Despite some lobbying from Crawfordsville, Indiana, residents to host Ben-Hur’s premier, it opened on November 19, 1959, at the Lowe’s State Theater in New York City. Ben-Hur’s initial release grossed in excess of $40 million.
The 1960 Academy Awards® presented Ben-Hur with eleven of twelve awards for which it had been nominated. The major categories, Best Picture, Best Director, and Best Actor, were all won. Curiously, the only category for which it was nominated but not awarded was Best Screenplay. This faux pas was largely the result of confusion and controversy over who had written the script. Karl Tunberg was credited with the screenplay but others had also worked on the script, including Gore Vidal. Many, however, attribute the initial screenplay to Christopher Fry, but due to a falling out he did not receive credit. Nevertheless, as Charlton Heston delivered his acceptance speech for Best Actor, he made certain to thank Fry for the screenplay.
The 1959 Ben-Hur is a cultural icon. It has become an American tradition to broadcast Ben-Hur over Easter weekend. In 1998 the American Film Institute listed Ben-Hur as one of the 100 Greatest Movies.
Frequently Asked Questions
Is the copy of Ben-Hur I have worth anything?
The value of an antique book depends on its availability and condition. A museum cannot ethically give an appraisal of a book. To determine the value of your book, take it to a reputable used or antique book dealer. To get a very general idea of what your copy MAY be worth, look up the title on a used book or auction website.
Where is the Ben-Hur manuscript?
The Ben-Hur manuscript is housed in the Lilly Library of rare books and manuscripts on the Indiana University campus in Bloomington.
Was anybody killed during the making of Ben-Hur?
See what snopes.com has to say about this question.
What inspired Lew Wallace to write Ben-Hur?

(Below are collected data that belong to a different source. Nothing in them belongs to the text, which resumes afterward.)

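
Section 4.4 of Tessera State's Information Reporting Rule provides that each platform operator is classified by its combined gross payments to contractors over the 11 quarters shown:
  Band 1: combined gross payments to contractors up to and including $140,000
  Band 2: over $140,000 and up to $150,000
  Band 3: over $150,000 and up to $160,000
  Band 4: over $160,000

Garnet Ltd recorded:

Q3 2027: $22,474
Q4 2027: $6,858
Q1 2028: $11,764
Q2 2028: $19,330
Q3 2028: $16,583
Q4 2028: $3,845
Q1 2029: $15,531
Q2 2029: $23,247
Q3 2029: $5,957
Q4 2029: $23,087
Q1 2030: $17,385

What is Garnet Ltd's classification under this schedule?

Combined gross payments to contractors: $22,474 + $6,858 + $11,764 + $19,330 + $16,583 + $3,845 + $15,531 + $23,247 + $5,957 + $23,087 + $17,385 = $166,061.
$166,061 > $160,000, so Band 4 applies.

Band 4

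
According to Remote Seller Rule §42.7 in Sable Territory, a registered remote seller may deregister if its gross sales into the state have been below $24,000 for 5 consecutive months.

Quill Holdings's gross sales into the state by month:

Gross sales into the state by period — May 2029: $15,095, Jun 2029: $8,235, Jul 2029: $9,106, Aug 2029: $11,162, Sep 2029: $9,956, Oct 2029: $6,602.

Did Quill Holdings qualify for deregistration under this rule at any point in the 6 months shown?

Yes

Months below $24,000: May 2029, Jun 2029, Jul 2029, Aug 2029, Sep 2029, Oct 2029.
Longest run of consecutive months below the threshold: 6.
6 ≥ 5, so Quill Holdings became eligible.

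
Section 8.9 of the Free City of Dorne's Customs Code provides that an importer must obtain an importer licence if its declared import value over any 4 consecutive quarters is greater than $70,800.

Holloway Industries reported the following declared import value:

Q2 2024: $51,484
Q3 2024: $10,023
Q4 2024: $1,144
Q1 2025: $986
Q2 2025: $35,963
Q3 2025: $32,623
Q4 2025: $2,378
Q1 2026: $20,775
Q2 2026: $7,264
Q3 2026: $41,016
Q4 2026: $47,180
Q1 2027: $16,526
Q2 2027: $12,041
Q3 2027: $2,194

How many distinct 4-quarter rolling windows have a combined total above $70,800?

7

Q2 2024–Q1 2025: $51,484 + $10,023 + $1,144 + $986 = $63,637 (under)
Q3 2024–Q2 2025: $10,023 + $1,144 + $986 + $35,963 = $48,116 (under)
Q4 2024–Q3 2025: $1,144 + $986 + $35,963 + $32,623 = $70,716 (under)
Q1 2025–Q4 2025: $986 + $35,963 + $32,623 + $2,378 = $71,950 (over)
Q2 2025–Q1 2026: $35,963 + $32,623 + $2,378 + $20,775 = $91,739 (over)
Q3 2025–Q2 2026: $32,623 + $2,378 + $20,775 + $7,264 = $63,040 (under)
Q4 2025–Q3 2026: $2,378 + $20,775 + $7,264 + $41,016 = $71,433 (over)
Q1 2026–Q4 2026: $20,775 + $7,264 + $41,016 + $47,180 = $116,235 (over)
Q2 2026–Q1 2027: $7,264 + $41,016 + $47,180 + $16,526 = $111,986 (over)
Q3 2026–Q2 2027: $41,016 + $47,180 + $16,526 + $12,041 = $116,763 (over)
Q4 2026–Q3 2027: $47,180 + $16,526 + $12,041 + $2,194 = $77,941 (over)
7 windows exceed the threshold.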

Lew Wallace answers this question in various articles, speeches, and other of his writings. In 1876, after a conversation on a train with a well-known agnostic, Col. Robert G. Ingersoll, Lew Wallace realized that he didn’t know as much as he would like to about his own faith. (He attended the Methodist Church off and on throughout his life, but considered himself indifferent to religion.) He thought that the idea of doing research for a book he could write would be the best motivation for him to tackle reading the Bible.

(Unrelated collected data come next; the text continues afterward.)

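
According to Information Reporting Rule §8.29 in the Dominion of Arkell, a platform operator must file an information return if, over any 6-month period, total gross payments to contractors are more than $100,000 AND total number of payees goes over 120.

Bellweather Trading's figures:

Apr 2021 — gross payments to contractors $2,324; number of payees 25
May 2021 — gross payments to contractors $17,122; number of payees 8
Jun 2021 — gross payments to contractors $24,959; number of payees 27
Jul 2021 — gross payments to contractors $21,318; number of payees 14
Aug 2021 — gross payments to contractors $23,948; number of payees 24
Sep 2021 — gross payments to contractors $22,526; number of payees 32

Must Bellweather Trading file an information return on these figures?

Yes

Total gross payments to contractors: $2,324 + $17,122 + $24,959 + $21,318 + $23,948 + $22,526 = $112,197 (> $100,000).
Total number of payees: 25 + 8 + 27 + 14 + 24 + 32 = 130 (> 120).
The test is 'and': both thresholds are exceeded.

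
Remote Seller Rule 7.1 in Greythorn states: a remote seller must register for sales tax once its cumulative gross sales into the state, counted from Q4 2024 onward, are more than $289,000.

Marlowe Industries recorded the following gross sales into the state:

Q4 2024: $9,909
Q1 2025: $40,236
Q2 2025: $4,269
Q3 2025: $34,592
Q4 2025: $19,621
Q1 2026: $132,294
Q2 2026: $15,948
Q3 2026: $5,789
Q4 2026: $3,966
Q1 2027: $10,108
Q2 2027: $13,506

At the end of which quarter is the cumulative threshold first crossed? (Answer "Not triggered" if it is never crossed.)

Through Q4 2024: $9,909
Through Q1 2025: $50,145
Through Q2 2025: $54,414
Through Q3 2025: $89,006
Through Q4 2025: $108,627
Through Q1 2026: $240,921
Through Q2 2026: $256,869
Through Q3 2026: $262,658
Through Q4 2026: $266,624
Through Q1 2027: $276,732
Through Q2 2027: $290,238 ← exceeds threshold

Q2 2027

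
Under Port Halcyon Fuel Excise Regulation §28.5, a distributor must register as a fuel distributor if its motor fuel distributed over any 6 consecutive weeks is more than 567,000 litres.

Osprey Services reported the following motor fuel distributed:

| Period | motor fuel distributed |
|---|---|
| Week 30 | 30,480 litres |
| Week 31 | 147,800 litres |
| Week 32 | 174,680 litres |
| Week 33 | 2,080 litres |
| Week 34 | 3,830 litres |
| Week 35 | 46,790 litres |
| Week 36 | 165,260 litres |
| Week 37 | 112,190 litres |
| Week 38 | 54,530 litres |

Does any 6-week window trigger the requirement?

Week 30–Week 35: 30,480 litres + 147,800 litres + 174,680 litres + 2,080 litres + 3,830 litres + 46,790 litres = 405,660 litres (under)
Week 31–Week 36: 147,800 litres + 174,680 litres + 2,080 litres + 3,830 litres + 46,790 litres + 165,260 litres = 540,440 litres (under)
Week 32–Week 37: 174,680 litres + 2,080 litres + 3,830 litres + 46,790 litres + 165,260 litres + 112,190 litres = 504,830 litres (under)
Week 33–Week 38: 2,080 litres + 3,830 litres + 46,790 litres + 165,260 litres + 112,190 litres + 54,530 litres = 384,680 litres (under)
No window exceeds 567,000 litres.

No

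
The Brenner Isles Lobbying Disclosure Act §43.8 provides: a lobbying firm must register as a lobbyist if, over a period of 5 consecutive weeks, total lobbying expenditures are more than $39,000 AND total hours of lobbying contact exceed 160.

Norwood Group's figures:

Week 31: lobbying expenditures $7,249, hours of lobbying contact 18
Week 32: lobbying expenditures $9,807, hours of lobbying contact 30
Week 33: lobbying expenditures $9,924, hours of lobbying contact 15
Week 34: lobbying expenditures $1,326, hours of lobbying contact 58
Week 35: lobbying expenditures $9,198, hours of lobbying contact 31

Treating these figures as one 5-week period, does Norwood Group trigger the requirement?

Total lobbying expenditures: $7,249 + $9,807 + $9,924 + $1,326 + $9,198 = $37,504 (≤ $39,000).
Total hours of lobbying contact: 18 + 30 + 15 + 58 + 31 = 152 (≤ 160).
The test is 'and': the rule requires both, and at least one is not exceeded.

No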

Lew had already written a short story describing the journey of the wise men to Bethlehem–a subject which had fascinated him since he was very young. This became the first book of Ben-Hur, with the rest of the novel describing the “religious and political conditions of the world at the time of the coming,” as he says in his Autobiography.

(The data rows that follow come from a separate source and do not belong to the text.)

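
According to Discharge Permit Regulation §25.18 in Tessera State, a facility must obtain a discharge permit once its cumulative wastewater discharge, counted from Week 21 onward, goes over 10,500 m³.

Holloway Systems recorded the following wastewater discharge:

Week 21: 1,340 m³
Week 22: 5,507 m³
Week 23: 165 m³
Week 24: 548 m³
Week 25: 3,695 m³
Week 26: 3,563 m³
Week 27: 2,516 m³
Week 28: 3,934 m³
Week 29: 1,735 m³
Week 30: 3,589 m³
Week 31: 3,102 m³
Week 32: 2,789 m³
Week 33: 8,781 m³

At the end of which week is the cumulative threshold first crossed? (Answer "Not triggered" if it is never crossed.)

Week 25

Through Week 21: 1,340 m³
Through Week 22: 6,847 m³
Through Week 23: 7,012 m³
Through Week 24: 7,560 m³
Through Week 25: 11,255 m³ ← exceeds threshold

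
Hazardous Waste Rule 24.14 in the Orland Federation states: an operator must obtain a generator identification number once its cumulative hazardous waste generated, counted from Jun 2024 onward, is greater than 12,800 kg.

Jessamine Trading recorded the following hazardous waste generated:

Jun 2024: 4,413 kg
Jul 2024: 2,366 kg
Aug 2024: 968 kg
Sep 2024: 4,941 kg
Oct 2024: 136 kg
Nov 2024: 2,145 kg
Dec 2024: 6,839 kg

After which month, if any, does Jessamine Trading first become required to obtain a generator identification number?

Through Jun 2024: 4,413 kg
Through Jul 2024: 6,779 kg
Through Aug 2024: 7,747 kg
Through Sep 2024: 12,688 kg
Through Oct 2024: 12,824 kg ← exceeds threshold

Oct 2024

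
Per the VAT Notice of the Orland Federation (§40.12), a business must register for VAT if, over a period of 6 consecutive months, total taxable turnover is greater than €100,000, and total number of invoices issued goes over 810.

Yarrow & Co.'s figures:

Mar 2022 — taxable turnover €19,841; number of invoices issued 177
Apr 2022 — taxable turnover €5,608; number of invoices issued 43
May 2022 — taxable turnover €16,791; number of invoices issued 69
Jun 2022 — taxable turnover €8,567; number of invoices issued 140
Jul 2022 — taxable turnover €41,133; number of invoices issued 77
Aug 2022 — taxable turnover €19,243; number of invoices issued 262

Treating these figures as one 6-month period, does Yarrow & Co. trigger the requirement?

No

Total taxable turnover: €19,841 + €5,608 + €16,791 + €8,567 + €41,133 + €19,243 = €111,183 (> €100,000).
Total number of invoices issued: 177 + 43 + 69 + 140 + 77 + 262 = 768 (≤ 810).
The test is 'and': the rule requires both, and at least one is not exceeded.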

Although he may have been indifferent to religion before writing the book, he says in the preface to “The First Christmas,” 1899, that the act of writing resulted in “a conviction amounting to absolute belief in God and the divinity of Christ.” To read Lew Wallace’s answer to this question in his own words, read the Preface of The First Christmas or the excerpt from his Autobiography “How I Came to Write Ben Hur.”